Борзилов согласно хмыкнул и произнёс:
– Всё понял, комкор, будем заниматься этими блиндобронепоездами. Сейчас сажусь поручения Тяпкину писать, через полчаса дрезину в Сувалки отправлю.
– Давай, генерал, действуй, а на майора Тяпкина представление подготовь. Я поддержу, если ты выдвинешь его на звание Героя Советского Союза.
Глава 4
Разговор закончился, а вскоре показались и возвращающиеся после контратаки «ханомаги» лейтенанта Костина. А потом навалилась куча дел, и не было никакой физической возможности сесть и спокойно поразмышлять о задуманной железнодорожной контратаке силами дивизии Борзилова. Только сейчас в «хеншеле» такое время нашлось. Вот я и сидел, прикрыв глаза, совершенно не вмешиваясь в процесс замены пробитого колеса автомобиля. После последнего (как раз перед нашим выездом) сеанса связи с Борзиловым следовало детально продумать тактику таких мобильных сил, как дивизион гибридных бронепоездов. Да уже пора было это делать. Генерал Борзилов выполнил своё обещание, и сейчас, спустя совсем небольшое время после нашего позавчерашнего разговора, в строю было уже пять блиндопоездов. А к 10–00 сегодняшнего дня, когда согласно нашим договорённостям должен был последовать удар на Граево и Элк, считай в тыл 42-му пехотному корпусу немцев, в бой вступают ещё два гибридных бронепоезда. Всего семь поездов смерти начнут клевать 42-й пехотный корпус гитлеровцев. Наверняка генералы вермахта предпримут все меры, чтобы оградить свои железнодорожные коммуникации от такого безобразия. Самое действенное это, конечно, авиация, но мы тоже к этому подготовились – по восемь трофейных крупнокалиберных пулемётов было установлено в каждом поезде, для их использования специально крыши в блиндобронированных вагонах не делали – для устойчивости конструкции было лишь несколько перетяжек, изготовленных из рельсов. А также к блиндобронепоезду прицепили ещё один – девятый вагон. На этой платформе установили две автоматические зенитные пушки (спаренные 20-мм автоматические пушки Flak-38), естественно тоже трофейные. Самое интересное, что расчёты у них были сформированы из польских добровольцев. Тадеуш развил в Сувалках бурную деятельность. Его стараниями в дивизию Борзилова начали стекаться польские добровольцы, и не юнцы какие-нибудь, а люди, служившие в польской армии и имеющие военные специальности, которые были просто необходимы для формирующегося дивизиона бронепоездов.

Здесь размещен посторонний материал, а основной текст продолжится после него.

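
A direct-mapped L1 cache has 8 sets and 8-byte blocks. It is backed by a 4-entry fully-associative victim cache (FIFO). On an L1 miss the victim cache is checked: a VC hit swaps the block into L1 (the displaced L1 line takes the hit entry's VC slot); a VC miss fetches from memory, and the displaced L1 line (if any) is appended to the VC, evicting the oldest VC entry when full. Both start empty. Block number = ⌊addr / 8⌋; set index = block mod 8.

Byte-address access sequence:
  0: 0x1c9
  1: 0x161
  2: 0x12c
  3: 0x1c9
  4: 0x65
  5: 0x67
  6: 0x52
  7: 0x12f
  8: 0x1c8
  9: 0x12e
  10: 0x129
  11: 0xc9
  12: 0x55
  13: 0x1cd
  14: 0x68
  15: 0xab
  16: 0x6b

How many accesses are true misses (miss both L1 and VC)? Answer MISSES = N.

MISSES = 8

  [0] addr=0x1c9 blk=57 s=1: MISS | VC []
  [1] addr=0x161 blk=44 s=4: MISS | VC []
  [2] addr=0x12c blk=37 s=5: MISS | VC []
  [3] addr=0x1c9 blk=57 s=1: L1-HIT | VC []
  [4] addr=0x65 blk=12 s=4: MISS | VC [44]
  [5] addr=0x67 blk=12 s=4: L1-HIT | VC [44]
  [6] addr=0x52 blk=10 s=2: MISS | VC [44]
  [7] addr=0x12f blk=37 s=5: L1-HIT | VC [44]
  [8] addr=0x1c8 blk=57 s=1: L1-HIT | VC [44]
  [9] addr=0x12e blk=37 s=5: L1-HIT | VC [44]
  [10] addr=0x129 blk=37 s=5: L1-HIT | VC [44]
  [11] addr=0xc9 blk=25 s=1: MISS | VC [44, 57]
  [12] addr=0x55 blk=10 s=2: L1-HIT | VC [44, 57]
  [13] addr=0x1cd blk=57 s=1: VC-HIT | VC [44, 25]
  [14] addr=0x68 blk=13 s=5: MISS | VC [44, 25, 37]
  [15] addr=0xab blk=21 s=5: MISS | VC [44, 25, 37, 13]
  [16] addr=0x6b blk=13 s=5: VC-HIT | VC [44, 25, 37, 21]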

Одним словом, сегодня в 10–00 немецкая военная машина получит удар по почкам, по своим железнодорожным магистралям. И если повезёт, на этих магистралях будет форменная каша. Северный фланг группы армий «Центр» лишится снабжения и забуксует. Немцы сами начнут подрывать свои железнодорожные мосты, чтобы остановить наше чудо военной мысли. Вернее, русской изобретательности. Ну а если немцы смогут организоваться и остановить гибридные бронепоезда своими наземными силами, то это тоже не беда. По крайней мере, вермахт перегонит в те места свои резервы и оголит коридор, по которому 4-я танковая и 29-я моторизованная дивизии намерены наступать на Варшаву. Когда весь корпус вступит в бой, у немецкого генералитета вообще крыша поедет. Вот и надо этим пользоваться, за один-два дня прорваться к Варшаве и начать там буйствовать: уничтожать штаб группы армий «Центр»; нарушить сеть коммуникаций; взрывать или сжигать любой обнаруженный склад. Одним словом, напоследок повеселиться от души – ведь немцы нас всё равно уничтожат. Слишком силы неравные, и все их резервы мы не сможем одолеть. Но победа их будет Пиррова. Пока фашисты нас будут гонять, наши, в конце концов, опомнятся, соберутся с силами и отправят эту коричневую нечисть на суд Всевышнего.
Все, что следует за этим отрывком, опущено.